# You gain control of Mike Bobbitt's mind.....



## Ex-Dragoon (22 Jan 2007)

What rules would you add? What changes would you make?

All in fun folks....


----------



## Bruce Monkhouse (22 Jan 2007)

Fire that jerk Monkhouse.....


----------



## Mike Baker (22 Jan 2007)

Bruce Monkhouse said:
			
		

> Fire that jerk Monkhouse.....


 +1  
And let me control who get's banned  ;D


----------



## Ex-Dragoon (22 Jan 2007)

Bruce Monkhouse said:
			
		

> Fire that jerk Monkhouse.....



hmmmm I was thinking the same thing


----------



## Bruce Monkhouse (22 Jan 2007)

....well, either that or pay him really big bucks.


----------



## Mike Baker (22 Jan 2007)

Bruce Monkhouse said:
			
		

> ....well, either that or pay him really big bucks.


That would never work, so it's $5 per ban, an I'm immune to the ban stick  ^-^


----------



## Mike Bobbitt (22 Jan 2007)

If anyone does gain control of my mind... good on you. I haven't been able to yet!


----------



## navymich (22 Jan 2007)

Mike Bobbitt said:
			
		

> If anyone does gain control of my mind... good on you. I haven't been able to yet!



But to gain control of it, wouldn't that be insinuating that you have one..... ;D


And if it so happens that you do have a mind, all control was signed over when you got married anyway.  8)


----------



## career_radio-checker (22 Jan 2007)

Jeez I can just see the movie remake now. _Being Mike Bobbitt_ 
Hope you like marionettes Mike  >


----------



## career_radio-checker (22 Jan 2007)

OK maybe I should actually contribute something to the thread. If I was Mike Bobbitt I would...

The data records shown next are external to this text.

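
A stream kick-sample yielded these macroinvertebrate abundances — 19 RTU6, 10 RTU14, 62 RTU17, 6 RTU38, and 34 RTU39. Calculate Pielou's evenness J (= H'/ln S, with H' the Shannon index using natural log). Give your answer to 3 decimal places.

0.821

Total N = 19+10+62+6+34 = 131, so the proportions are 0.14504, 0.07634, 0.47328, 0.0458, 0.25954 (working shown to 5 dp, full precision carried).
H' = −Σ pᵢ ln pᵢ = −((-0.28003) + (-0.19638) + (-0.35405) + (-0.14123) + (-0.35008)) = 1.32177.
With S = 5 species, ln S = 1.60944, so J = 1.32177/1.60944 = 0.82126, i.e. 0.821 to 3 decimal places.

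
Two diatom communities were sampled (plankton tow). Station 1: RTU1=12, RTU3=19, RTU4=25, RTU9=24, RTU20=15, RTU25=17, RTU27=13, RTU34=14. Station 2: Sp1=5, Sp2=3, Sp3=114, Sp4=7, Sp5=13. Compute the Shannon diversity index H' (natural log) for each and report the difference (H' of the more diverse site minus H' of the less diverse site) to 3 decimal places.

Station 1: N=139, proportions 0.08633, 0.13669, 0.17986, 0.17266, 0.10791, 0.1223, 0.09353, 0.10072, giving H' = 2.04537 (working shown to 5 dp, full precision carried).
Station 2: N=142, proportions 0.03521, 0.02113, 0.80282, 0.0493, 0.09155, giving H' = 0.74290.
Difference = |2.04537 − 0.74290| = 1.30247, i.e. 1.302 to 3 decimal places.

1.302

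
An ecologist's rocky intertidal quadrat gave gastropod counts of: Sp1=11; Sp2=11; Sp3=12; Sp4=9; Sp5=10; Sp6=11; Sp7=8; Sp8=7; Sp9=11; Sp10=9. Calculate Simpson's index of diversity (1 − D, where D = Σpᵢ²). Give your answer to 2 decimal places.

0.90

Total N = 11+11+12+9+10+11+8+7+11+9 = 99, so the proportions are 0.1111, 0.1111, 0.1212, 0.0909, 0.101, 0.1111, 0.0808, 0.0707, 0.1111, 0.0909 (working shown to 4 dp, full precision carried).
D = 0.1111² + 0.1111² + 0.1212² + 0.0909² + 0.101² + 0.1111² + 0.0808² + 0.0707² + 0.1111² + 0.0909² = 0.0123 + 0.0123 + 0.0147 + 0.0083 + 0.0102 + 0.0123 + 0.0065 + 0.0050 + 0.0123 + 0.0083 = 0.1023.
So 1 − D = 0.8977, i.e. 0.90 to 2 decimal places.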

1. Ban that ware rabbit that keeps popping up.
2. Make the Librarian change her avatar from _Girls Rule and Boys Drool _ to _Girls Rule and Boys are giving them the benefit of doubt_
3. lobby DND to link Army.ca to their website.
4. Give Bruce a payraise to a dollar a day then raise his membership fees.
5. Not have the server crash for entire weekends; creating stressful situations amongst Army.ca addicts


----------



## gaspasser (22 Jan 2007)

airmich said:
			
		

> But to gain control of it, wouldn't that be insinuating that you have one..... ;D
> 
> 
> And if it so happens that you do have a mind, all control was signed over when you got married anyway.  8)



+1 mich,   but    OUCH!!!


 ;D
My suggestion, and to keep things clean and somewhat politically correct...hmmm, free beer for new members on sign up.


----------



## Yrys (22 Jan 2007)

BYT Driver said:
			
		

> My suggestion, and to keep things clean and somewhat politically correct...hmmm, free beer for new members on sign up.

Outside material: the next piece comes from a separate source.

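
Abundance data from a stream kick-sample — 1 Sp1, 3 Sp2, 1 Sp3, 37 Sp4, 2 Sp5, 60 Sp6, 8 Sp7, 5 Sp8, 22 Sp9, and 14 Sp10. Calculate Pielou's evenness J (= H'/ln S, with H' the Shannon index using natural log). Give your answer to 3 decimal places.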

to be really PC, it shouldd be Timmies coffee  !


----------



## gaspasser (22 Jan 2007)

Ok, I'll retract and go with Tim's coffee, I guess I'm just in beer mode and the tank is low.
If it's up for vote, CRC's #5, no more lag! no more lag! no more lag!


 ;D
"beer...tiguila for fifteen people"  {chanting mob}  ;D


----------



## FredDaHead (22 Jan 2007)

Yrys said:
			
		

> to be really PC, it shouldd be Timmies coffee  !



But Timmie's coffee* is in the process of being labeled a chemical weapon by the UN. We don't want to publicly endorse weapons of mass destruction, do we?

*Only regular coffee is considered a chemical weapon. Coffee-related drinks, such as hot smoothies or iced cappucinos, are not.


----------



## NL_engineer (22 Jan 2007)

Frederik G said:
			
		

> But Timmie's coffee* is in the process of being labeled a chemical weapon by the UN. We don't want to publicly endorse weapons of mass destruction, do we?
> 
> *Only regular coffee is considered a chemical weapon. Coffee-related drinks, such as hot smoothies or iced cappucinos, are not.



Looks like the UN is trying to start a war  ;D.

Now I will have to go and get  a blank set of release papers signed  : so that I can tell off the UN  ;D


----------



## Haggis (22 Jan 2007)

I'd ban everyone for the May Two Four weekend.  Give the mods a holiday and everyone else can just.... well... get some sun, people!!!


----------



## Mike Baker (22 Jan 2007)

Sun, what's that? Never saw that since May 30 '06   (in case you didn't know, that was the day I regestered on here    )


----------



## Haggis (22 Jan 2007)

Michael Baker said:
			
		

> Sun, what's that? Never saw that since May 30 '06   (in case you didn't know, that was the day I regestered on here    )



That, Mr. Baker, is my point!!


----------



## Mike Baker (22 Jan 2007)

Haggis said:
			
		

> That, Mr. Baker, is my point!!


 ;D I know I know


----------



## NL_engineer (22 Jan 2007)

Haggis said:
			
		

> That, Mr. Baker, is my point!!



Your making him feel important 

STOP

Before he gets ideas


----------



## Gunner98 (22 Jan 2007)

Tell Mike his long lost relative, Loreena is now a Cutco sales lady in Ottawa looking for a few house parties.  She moved north of the border because she could no longer be seen in the presence of knives in the US. 

_Yes I know it is old tacky news but there is a John in his immediate family._


----------



## warspite (23 Jan 2007)

NL_engineer said:
			
		

> Your making him feel important
> 
> STOP
> 
> Before he gets ideas


 :rofl:

But really now if I had control of Mike Bobbitt's mind his thoughts might go something like this:

"Hmmmmm, that's strange I suddenly think that Warspite should be given some sort of fancy title under his name. Something like...
*HIS IMPERIAL HIGHNESS, THE EXALTED AND GLORIOUS WARSPITE THE FIRST, LORD OF THE RADIO CHATTER FORUM, MARSHAL OF THE BAN BUTTON, FIGUREHEAD EMPEROR OF THE DOMINION OF ARMY.CA :king:*

Yes I know......I truly am to modest ^-^


----------



## Mike Baker (23 Jan 2007)

NL_engineer said:
			
		

> Your making him feel important
> 
> STOP
> 
> Before he gets ideas


 :rofl: That just made my morning


----------



## NL_engineer (23 Jan 2007)

warspite said:
			
		

> :rofl:
> 
> But really now if I had control of Mike Bobbitt's mind his thoughts might go something like this:
> 
> ...




Quit trying to copy Kyle, as he had a similar statement in his name  ;D


----------